The Physician Self-Referral Law (also known as the Stark Law), the Anti-Kickback Statutes (AKS), and the Eliminating Kickbacks in Recovery Act (EKRA) all prohibit various forms of payment for referrals. The Stark Law prohibits “physicians” (generally including MDs, DOs, dentists, optometrists, and chiropractors) from referring patients to receive “designated health services” payable by Medicare or Medicaid from entities with which the physician or an immediate family member has a financial relationship, unless an exception applies. The AKS is a criminal statute that prohibits the knowing and willful payment of “remuneration” to induce or reward patient referrals or the generation of business involving any item or service payable by federal health care programs. EKRA provides criminal penalties for paying, receiving, or soliciting any remuneration in return for referrals to recovery homes, clinical treatment facilities, or clinical laboratories. All three and can carry stiff penalties, sometimes criminal penalties.

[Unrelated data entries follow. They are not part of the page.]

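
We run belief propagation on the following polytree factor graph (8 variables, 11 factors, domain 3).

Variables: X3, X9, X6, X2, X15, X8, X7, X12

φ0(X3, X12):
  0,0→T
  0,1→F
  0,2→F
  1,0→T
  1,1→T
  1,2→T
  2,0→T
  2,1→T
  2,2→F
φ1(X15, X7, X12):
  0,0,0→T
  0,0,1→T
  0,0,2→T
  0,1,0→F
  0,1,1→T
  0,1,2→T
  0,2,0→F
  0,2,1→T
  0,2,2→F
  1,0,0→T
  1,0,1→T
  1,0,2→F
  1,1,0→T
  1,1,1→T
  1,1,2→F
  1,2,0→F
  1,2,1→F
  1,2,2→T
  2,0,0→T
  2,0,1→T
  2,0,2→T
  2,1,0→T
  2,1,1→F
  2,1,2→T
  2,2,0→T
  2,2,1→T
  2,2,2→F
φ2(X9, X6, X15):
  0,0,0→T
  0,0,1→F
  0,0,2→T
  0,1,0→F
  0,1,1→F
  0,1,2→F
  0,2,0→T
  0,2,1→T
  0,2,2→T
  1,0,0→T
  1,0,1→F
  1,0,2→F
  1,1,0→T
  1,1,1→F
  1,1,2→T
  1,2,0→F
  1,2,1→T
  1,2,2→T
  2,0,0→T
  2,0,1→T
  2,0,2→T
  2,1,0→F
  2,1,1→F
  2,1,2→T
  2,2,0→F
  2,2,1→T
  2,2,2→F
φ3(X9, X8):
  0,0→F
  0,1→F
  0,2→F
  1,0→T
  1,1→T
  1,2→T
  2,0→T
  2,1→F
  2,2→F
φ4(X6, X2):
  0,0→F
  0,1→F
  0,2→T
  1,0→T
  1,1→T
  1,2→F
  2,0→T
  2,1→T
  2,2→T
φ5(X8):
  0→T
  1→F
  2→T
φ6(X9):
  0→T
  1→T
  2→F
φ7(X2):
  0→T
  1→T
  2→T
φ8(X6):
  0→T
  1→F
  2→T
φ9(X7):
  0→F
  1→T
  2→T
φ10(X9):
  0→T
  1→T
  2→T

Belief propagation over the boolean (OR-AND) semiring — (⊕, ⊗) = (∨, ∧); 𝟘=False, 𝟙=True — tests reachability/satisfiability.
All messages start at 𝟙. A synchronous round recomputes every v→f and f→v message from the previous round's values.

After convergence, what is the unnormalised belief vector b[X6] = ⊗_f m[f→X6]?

b[X6] = [T, F, T]

init: all messages = 𝟙 over 3 values
r1 m[φ0→X3] = [T, T, T]
r1 m[φ0→X12] = [T, T, T]
r1 m[φ1→X15] = [T, T, T]
r1 m[φ1→X7] = [T, T, T]
r1 m[φ1→X12] = [T, T, T]
r1 m[φ2→X9] = [T, T, T]
r1 m[φ2→X6] = [T, T, T]
r1 m[φ2→X15] = [T, T, T]
r1 m[φ3→X9] = [F, T, T]
r1 m[φ3→X8] = [T, T, T]
r1 m[φ4→X6] = [T, T, T]
r1 m[φ4→X2] = [T, T, T]
r1 m[φ5→X8] = [T, F, T]
r1 m[φ6→X9] = [T, T, F]
r1 m[φ7→X2] = [T, T, T]
r1 m[φ8→X6] = [T, F, T]
r1 m[φ9→X7] = [F, T, T]
r1 m[φ10→X9] = [T, T, T]
r1 m[X3→φ0] = [T, T, T]
r1 m[X9→φ2] = [T, T, T]
r1 m[X9→φ3] = [T, T, T]
r1 m[X9→φ6] = [T, T, T]
r1 m[X9→φ10] = [T, T, T]
r1 m[X6→φ2] = [T, T, T]
r1 m[X6→φ4] = [T, T, T]
r1 m[X6→φ8] = [T, T, T]
r1 m[X2→φ4] = [T, T, T]
r1 m[X2→φ7] = [T, T, T]
r1 m[X15→φ1] = [T, T, T]
r1 m[X15→φ2] = [T, T, T]
r1 m[X8→φ3] = [T, T, T]
r1 m[X8→φ5] = [T, T, T]
r1 m[X7→φ1] = [T, T, T]
r1 m[X7→φ9] = [T, T, T]
r1 m[X12→φ0] = [T, T, T]
r1 m[X12→φ1] = [T, T, T]
r2 m[φ0→X3] = [T, T, T]
r2 m[φ0→X12] = [T, T, T]
r2 m[φ1→X15] = [T, T, T]
r2 m[φ1→X7] = [T, T, T]
r2 m[φ1→X12] = [T, T, T]
r2 m[φ2→X9] = [T, T, T]
r2 m[φ2→X6] = [T, T, T]
r2 m[φ2→X15] = [T, T, T]
r2 m[φ3→X9] = [F, T, T]
r2 m[φ3→X8] = [T, T, T]
r2 m[φ4→X6] = [T, T, T]
r2 m[φ4→X2] = [T, T, T]
r2 m[φ5→X8] = [T, F, T]
r2 m[φ6→X9] = [T, T, F]
r2 m[φ7→X2] = [T, T, T]
r2 m[φ8→X6] = [T, F, T]
r2 m[φ9→X7] = [F, T, T]
r2 m[φ10→X9] = [T, T, T]
r2 m[X3→φ0] = [T, T, T]
r2 m[X9→φ2] = [F, T, F]
r2 m[X9→φ3] = [T, T, F]
r2 m[X9→φ6] = [F, T, T]
r2 m[X9→φ10] = [F, T, F]
r2 m[X6→φ2] = [T, F, T]
r2 m[X6→φ4] = [T, F, T]
r2 m[X6→φ8] = [T, T, T]
r2 m[X2→φ4] = [T, T, T]
r2 m[X2→φ7] = [T, T, T]
r2 m[X15→φ1] = [T, T, T]
r2 m[X15→φ2] = [T, T, T]
r2 m[X8→φ3] = [T, F, T]
r2 m[X8→φ5] = [T, T, T]
r2 m[X7→φ1] = [F, T, T]
r2 m[X7→φ9] = [T, T, T]
r2 m[X12→φ0] = [T, T, T]
r2 m[X12→φ1] = [T, T, T]
r3 m[φ0→X3] = [T, T, T]
r3 m[φ0→X12] = [T, T, T]
r3 m[φ1→X15] = [T, T, T]
r3 m[φ1→X7] = [T, T, T]
r3 m[φ1→X12] = [T, T, T]
r3 m[φ2→X9] = [T, T, T]
r3 m[φ2→X6] = [T, T, T]
r3 m[φ2→X15] = [T, T, T]
r3 m[φ3→X9] = [F, T, T]
r3 m[φ3→X8] = [T, T, T]
r3 m[φ4→X6] = [T, T, T]
r3 m[φ4→X2] = [T, T, T]
r3 m[φ5→X8] = [T, F, T]
r3 m[φ6→X9] = [T, T, F]
r3 m[φ7→X2] = [T, T, T]
r3 m[φ8→X6] = [T, F, T]
r3 m[φ9→X7] = [F, T, T]
r3 m[φ10→X9] = [T, T, T]
r3 m[X3→φ0] = [T, T, T]
r3 m[X9→φ2] = [F, T, F]
r3 m[X9→φ3] = [T, T, F]
r3 m[X9→φ6] = [F, T, T]
r3 m[X9→φ10] = [F, T, F]
r3 m[X6→φ2] = [T, F, T]
r3 m[X6→φ4] = [T, F, T]
r3 m[X6→φ8] = [T, T, T]
r3 m[X2→φ4] = [T, T, T]
r3 m[X2→φ7] = [T, T, T]
r3 m[X15→φ1] = [T, T, T]
r3 m[X15→φ2] = [T, T, T]
r3 m[X8→φ3] = [T, F, T]
r3 m[X8→φ5] = [T, T, T]
r3 m[X7→φ1] = [F, T, T]
r3 m[X7→φ9] = [T, T, T]
r3 m[X12→φ0] = [T, T, T]
r3 m[X12→φ1] = [T, T, T]
fixed point reached at round 3
b[X6] = ⊗ incoming = [T, F, T]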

Healthcare employers who provide incentives to receive the COVID-19 vaccine to employees with the ability to make referrals to the employer or that offer benefits to such employees’ family members should account for these statutes. Depending on how the incentive is structured, it may fit into the bona fide employment exception to the Stark Law or one of the other exceptions or safe harbors in these rules. It is also important to note that, due to federal funding, the vaccine itself it available free-of-charge, but that administration of the vaccine and the convenience thereof may still represent things of value, as well as the value of any incentives, in cash or otherwise.